Brain Connectivity Differs in Autism

What if brain scans could help detect autism earlier and more precisely?

A new study led by researchers at the University of Fukui, and published in NeuroImage, investigates how white matter connectivity differs in children with autism spectrum disorder (ASD). Using advanced imaging techniques, the researchers found that differences in key neural pathways were linked to core ASD symptoms such as repetitive behaviors and communication difficulties.

The need for better ASD diagnosis and understanding

​ASD is a complex neurodevelopmental condition characterized by challenges in social interaction, communication and repetitive behaviors. Recent estimates indicate that ~1 in 36 children in the United States are diagnosed with ASD, highlighting its growing prevalence and the urgent need for effective diagnostic strategies.

Early diagnosis is important for implementing interventions that can improve developmental outcomes. However, current diagnostic methods primarily rely on behavioral assessments, which can be subjective and may not detect ASD until behavioral symptoms become evident. This reliance on observable behaviors often delays diagnosis, postponing the initiation of beneficial interventions during critical developmental windows.​

Advancements in neuroimaging have provided insights into the structural and functional differences in the brains of individuals with ASD. Studies have identified alterations in both gray and white matter, as well as atypical functional connectivity patterns. Investigations into the default mode network have revealed decreased connectivity between key regions in individuals with ASD, which may contribute to the social and communicative challenges characteristic of the disorder. ​

Despite these findings, the relationship between brain structure and function in ASD is still not fully understood. While structural and functional abnormalities have been independently documented, integrating these findings to elucidate how structural changes influence functional connectivity – and vice versa – poses a significant challenge.

White matter connectivity in ASD

The new study aimed to overcome these issues using magnetic resonance imaging (MRI). The team employed a novel population-based bundle-to-region connectome approach to uncover how structural brain differences contribute to ASD symptoms. The researchers analyzed MRI scans of 34 children with ASD and 43 typically developing (TD) children, with a focus on examining white matter tracts – bundles of nerve fibers responsible for communication between different regions of the brain – and assessing functional connectivity patterns between these regions.

The results revealed both structural and functional connectivity differences, particularly in the left hemisphere of the brain – a region often associated with language processing and social cognition. Children with ASD exhibited altered organization and density of neural pathways, suggesting disruptions in white matter integrity. Two key white matter tracts stood out in their association with ASD symptoms.

“We observed that superior longitudinal fasciculus was associated with repetitive behaviors, whereas cingulum connectivity correlated more with communication abilities,” said corresponding author Dr. Akemi Tomoda, a professor and director of the Research Center for Child Mental Development at the University of Fukui.

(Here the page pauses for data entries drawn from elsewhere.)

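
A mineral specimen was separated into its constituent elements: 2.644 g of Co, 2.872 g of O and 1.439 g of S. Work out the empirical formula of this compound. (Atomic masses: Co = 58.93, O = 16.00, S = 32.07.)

Co: 2.644 g ÷ 58.93 g/mol = 0.04487 mol
O: 2.872 g ÷ 16.00 g/mol = 0.1795 mol
S: 1.439 g ÷ 32.07 g/mol = 0.04487 mol
Smallest is Co at 0.04487 mol; normalising gives Co 1.000, O 4.001, S 1.000
→ CoO4S

CoO4S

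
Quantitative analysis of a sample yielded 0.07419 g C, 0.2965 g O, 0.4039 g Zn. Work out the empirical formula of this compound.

Moles — C: 0.07419 / 12.01 = 0.006177 mol; O: 0.2965 / 16.00 = 0.01853 mol; Zn: 0.4039 / 65.38 = 0.006178 mol
Ratios (÷ 0.006177): C 1.000, O 3.000, Zn 1.000
Ratio ≈ 1:3:1, so the empirical formula is CO3Zn

CO3Zn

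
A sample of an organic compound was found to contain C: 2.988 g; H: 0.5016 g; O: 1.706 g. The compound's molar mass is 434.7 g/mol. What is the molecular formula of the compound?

C: 2.988 g ÷ 12.01 g/mol = 0.2488 mol
H: 0.5016 g ÷ 1.008 g/mol = 0.4976 mol
O: 1.706 g ÷ 16.00 g/mol = 0.1066 mol
Smallest is O at 0.1066 mol; normalising gives C 2.333, H 4.667, O 1.000
Multiply by 3: C 7.00, H 14.00, O 3.00 → C7H14O3
Empirical-formula mass = 146.18 g/mol
n = 434.7 / 146.18 = 2.97 ≈ 3
Molecular formula = (C7H14O3)×3 = C21H42O9

C21H42O9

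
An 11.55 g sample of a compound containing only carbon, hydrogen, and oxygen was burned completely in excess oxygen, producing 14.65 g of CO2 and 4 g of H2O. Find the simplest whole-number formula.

mol C = 14.65 / 44.01 = 0.3329; mass C = 0.3329 × 12.01 = 3.998 g
mol H = 2 × (4 / 18.02) = 0.4440; mass H = 0.4440 × 1.008 = 0.4475 g
mass O = 11.55 − (4.445) = 7.105 g → mol O = 0.4440
Divide by the smallest (0.3329 mol C): C 1.000, H 1.334, O 1.334
×3: C 3.00, H 4.00, O 4.00 → C3H4O4

C3H4O4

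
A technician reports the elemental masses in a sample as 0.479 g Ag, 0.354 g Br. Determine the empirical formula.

AgBr

n(Ag) = 0.479/107.87 = 0.004441, n(Br) = 0.354/79.90 = 0.004431
Smallest is Br at 0.004431 mol; normalising gives Ag 1.002, Br 1.000
→ AgBr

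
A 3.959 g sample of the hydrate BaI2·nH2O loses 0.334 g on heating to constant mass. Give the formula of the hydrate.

BaI2·2H2O

Mass of anhydrous BaI2 = 3.959 − 0.334 = 3.625 g
mol H2O = 0.334 / 18.02 = 0.01853
Molar mass of BaI2 = 391.13 g/mol → mol BaI2 = 3.625 / 391.13 = 0.009268
n = 0.01853 / 0.009268 = 2.00 ≈ 2 → BaI2·2H2O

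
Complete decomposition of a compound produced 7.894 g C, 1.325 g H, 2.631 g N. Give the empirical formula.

n(C) = 7.894/12.01 = 0.6573, n(H) = 1.325/1.008 = 1.314, n(N) = 2.631/14.01 = 0.1878
Ratios (÷ 0.1878): C 3.500, H 7.000, N 1.000
Multiply by 2: C 7.00, H 14.00, N 2.00 → C7H14N2

C7H14N2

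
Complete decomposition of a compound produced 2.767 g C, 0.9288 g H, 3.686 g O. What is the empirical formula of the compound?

CH4O

C: 2.767 g ÷ 12.01 g/mol = 0.2304 mol
H: 0.9288 g ÷ 1.008 g/mol = 0.9214 mol
O: 3.686 g ÷ 16.00 g/mol = 0.2304 mol
Smallest is O at 0.2304 mol; normalising gives C 1.000, H 4.000, O 1.000
≈ 1:4:1 → CH4O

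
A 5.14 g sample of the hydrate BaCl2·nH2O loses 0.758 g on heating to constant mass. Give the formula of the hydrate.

Mass of anhydrous BaCl2 = 5.14 − 0.758 = 4.382 g
mol H2O = 0.758 / 18.02 = 0.04206
Molar mass of BaCl2 = 208.23 g/mol → mol BaCl2 = 4.382 / 208.23 = 0.02104
n = 0.04206 / 0.02104 = 2.00 ≈ 2 → BaCl2·2H2O

BaCl2·2H2O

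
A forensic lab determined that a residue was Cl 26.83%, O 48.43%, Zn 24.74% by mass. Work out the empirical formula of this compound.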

The observed disruptions in white matter connectivity may indicate developmental delays during the formation of critical brain networks. These delays could play a key role in the emergence of ASD symptoms.

Beyond identifying white matter alterations, the study also examined resting-state functional connectivity to assess how different brain regions interact when the brain is not engaged in a specific task.

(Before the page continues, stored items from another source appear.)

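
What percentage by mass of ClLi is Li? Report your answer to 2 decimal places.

Molar mass = 1(35.45) + 1(6.94) = 42.390 g/mol
Mass of Li per mole = 1 × 6.94 = 6.940 g
% Li = 6.940 / 42.390 × 100 = 16.37%

16.37%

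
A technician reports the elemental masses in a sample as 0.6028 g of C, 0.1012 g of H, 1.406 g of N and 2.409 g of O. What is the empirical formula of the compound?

CH2N2O3

n(C) = 0.6028/12.01 = 0.05019, n(H) = 0.1012/1.008 = 0.1004, n(N) = 1.406/14.01 = 0.1004, n(O) = 2.409/16.00 = 0.1506
Ratios (÷ 0.05019): C 1.000, H 2.000, N 1.999, O 3.000
→ CH2N2O3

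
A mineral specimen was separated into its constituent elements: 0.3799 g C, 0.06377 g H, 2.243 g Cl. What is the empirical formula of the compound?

CH2Cl2

C: 0.3799 g ÷ 12.01 g/mol = 0.03163 mol
H: 0.06377 g ÷ 1.008 g/mol = 0.06326 mol
Cl: 2.243 g ÷ 35.45 g/mol = 0.06327 mol
Divide by the smallest (0.03163 mol C): C 1.000, H 2.000, Cl 2.000
≈ 1:2:2 → CH2Cl2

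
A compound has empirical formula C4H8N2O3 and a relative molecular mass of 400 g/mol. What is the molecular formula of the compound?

C12H24N6O9

Empirical-formula mass = 132.12 g/mol
n = 400 / 132.12 = 3.03 ≈ 3
Molecular formula = (C4H8N2O3)3 = C12H24N6O9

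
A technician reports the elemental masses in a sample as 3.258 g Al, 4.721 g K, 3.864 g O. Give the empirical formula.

AlKO2

Al: 3.258 g ÷ 26.98 g/mol = 0.1208 mol
K: 4.721 g ÷ 39.10 g/mol = 0.1207 mol
O: 3.864 g ÷ 16.00 g/mol = 0.2415 mol
Smallest is K at 0.1207 mol; normalising gives Al 1.000, K 1.000, O 2.000
≈ 1:1:2 → AlKO2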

Overall, ASD brains exhibited weaker integration between key functional networks, supporting the idea that the condition is not just a disorder of isolated brain regions but one that affects the coordination and integration of multiple networks involved in behavior and cognition.

“These findings highlight the potential of multi-modal imaging in identifying ASD-related brain changes, helping to refine diagnostic criteria and guide the development of targeted interventions,” Tomoda added.

Diagnostic biomarkers for ASD

One of the key implications of the study is the potential for developing MRI-based biomarkers that could support more objective and earlier diagnoses. By measuring white matter integrity researchers may be able to identify specific connectivity patterns associated with ASD symptoms.

“MRI-based biomarkers, such as changes in fractional anisotropy or mean diffusivity in the superior longitudinal fasciculus or cingulum, could help in earlier and more precise ASD diagnosis,” said Tomoda.

Beyond diagnosis, these findings suggest possible directions for therapeutic interventions. By identifying white matter tracts linked to specific ASD traits, researchers can explore approaches aimed at improving connectivity in these regions.

“Our results could inform the design of personalized interventions. Therapeutic approaches, such as neurofeedback or brain stimulation techniques, could be tailored to improve connectivity in specific white matter tracts, potentially addressing repetitive behaviors or enhancing communication abilities in children with ASD as needed,” said Tomoda.

While further research is needed to establish clinical applications, this study contributes to a growing body of work exploring the neural basis of ASD and potential ways to support affected individuals.

Reference: Wang J, Kawata NYS, Cao X, et al. White-Matter fiber tract and resting-state functional connectivity abnormalities in young children with autism spectrum disorder. NeuroImage. 2025;310:121109. doi: 10.1016/j.neuroimage.2025.121109

This article is a rework of a press release issued by the University of Fukui. Material has been edited for length and content.